Riazuddin S, Athar A, Sohail A
Centre for Advanced Molecular Biology, University of the Punjab, Lahore, Pakistan.
Nucleic Acids Res. 1987 Nov 25;15(22):9471-86. doi: 10.1093/nar/15.22.9471.
Three peaks of methyltransferase activity specific for MNNG alkylated DNA have been identified from extracts of chemically adapted M. luteus. They are designated as TI to TIII in order to their elution from a Sephadex G-75 column. The first one of these peaks has been purified to homogeneity. TI, is an inducible, unusually salt resistant, heat labile protein which corrects O6-methylguanine in alkylated DNA by the transfer of the O6-alkyl group to a cysteine amino acid in the TI protein. There is a stoichiometric relationship between the loss of O6-methylguanine from the DNA and the production of S-methylcysteine. Partially purified TII & TIII proteins show specificity for O4-alkylthymine and methyl phosphotriesters respectively. The mode of repair by the isolated methyltransferases is similar yet there is no competition for substrate specificity. The apparent molecular weights of TI, TII & TIII proteins are 31Kd, 22Kd, and 13Kd respectively.

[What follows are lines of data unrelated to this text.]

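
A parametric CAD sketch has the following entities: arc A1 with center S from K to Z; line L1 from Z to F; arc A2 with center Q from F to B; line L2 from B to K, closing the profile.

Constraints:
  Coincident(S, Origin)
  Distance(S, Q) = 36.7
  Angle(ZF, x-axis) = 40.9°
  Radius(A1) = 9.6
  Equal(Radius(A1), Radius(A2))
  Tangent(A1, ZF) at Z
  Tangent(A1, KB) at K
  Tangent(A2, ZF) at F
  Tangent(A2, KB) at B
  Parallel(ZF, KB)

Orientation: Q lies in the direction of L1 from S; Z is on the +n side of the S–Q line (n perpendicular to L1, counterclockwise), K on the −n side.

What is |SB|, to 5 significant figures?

37.935

The slot axis is L1's direction at 40.9°, so u = (cos 40.9°, sin 40.9°) = (0.75585, 0.65474) and n = (−sin 40.9°, cos 40.9°) = (-0.65474, 0.75585). S is at the origin and Q lies 36.7 along u from S, so Q = 36.7·u = (27.740, 24.029). Tangency of A1 to both parallel lines with radius 9.6 puts Z and K at S ± 9.6·n: Z = (-6.2855, 7.2562), K = (6.2855, -7.2562). Equal radii place F and B the same way about Q: F = Q + 9.6·n = (21.454, 31.285), B = Q − 9.6·n = (34.025, 16.773). Then |SB| = |B − S| = 37.935.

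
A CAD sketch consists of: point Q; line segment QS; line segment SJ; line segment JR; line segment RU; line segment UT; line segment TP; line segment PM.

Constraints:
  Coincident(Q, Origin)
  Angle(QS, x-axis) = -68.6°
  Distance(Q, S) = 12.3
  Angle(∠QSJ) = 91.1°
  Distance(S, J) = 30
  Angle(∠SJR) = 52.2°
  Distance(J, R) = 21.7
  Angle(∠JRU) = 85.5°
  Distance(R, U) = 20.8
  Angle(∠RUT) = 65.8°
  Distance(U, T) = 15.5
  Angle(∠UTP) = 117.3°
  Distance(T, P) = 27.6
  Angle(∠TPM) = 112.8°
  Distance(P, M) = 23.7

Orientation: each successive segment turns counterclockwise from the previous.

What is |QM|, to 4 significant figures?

39.31

Q is at the origin; QS runs at -68.6° with length 12.3, so S = (4.488, -11.45). ∠QSJ = 91.1° gives SJ at 20.30° from the x-axis; with |SJ| = 30.0, J = (32.62, -1.044). ∠SJR = 52.2° gives JR at 148.1° from the x-axis; with |JR| = 21.7, R = (14.20, 10.42). ∠JRU = 85.5° gives RU at -117.4° from the x-axis; with |RU| = 20.8, U = (4.630, -8.043). ∠RUT = 65.8° gives UT at -3.200° from the x-axis; with |UT| = 15.5, T = (20.11, -8.909). ∠UTP = 117.3° gives TP at 59.50° from the x-axis; with |TP| = 27.6, P = (34.11, 14.87). ∠TPM = 112.8° gives PM at 126.7° from the x-axis; with |PM| = 23.7, M = (19.95, 33.87). Then |QM| = |M − Q| = 39.31.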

已从化学适应性藤黄微球菌提取物中鉴定出三种对MNNG烷基化DNA具有特异性的甲基转移酶活性峰。根据它们从Sephadex G - 75柱上的洗脱顺序,将它们命名为TI至TIII。这些峰中的第一个已纯化至同质。TI是一种可诱导的、异常耐盐、热不稳定的蛋白质,它通过将O6 - 烷基基团转移到TI蛋白中的半胱氨酸氨基酸上来校正烷基化DNA中的O6 - 甲基鸟嘌呤。DNA中O6 - 甲基鸟嘌呤的损失与S - 甲基半胱氨酸的产生之间存在化学计量关系。部分纯化的TII和TIII蛋白分别对O4 - 烷基胸腺嘧啶和甲基磷酸三酯具有特异性。分离出的甲基转移酶的修复模式相似,但在底物特异性方面没有竞争。TI、TII和TIII蛋白的表观分子量分别为31Kd、22Kd和13Kd。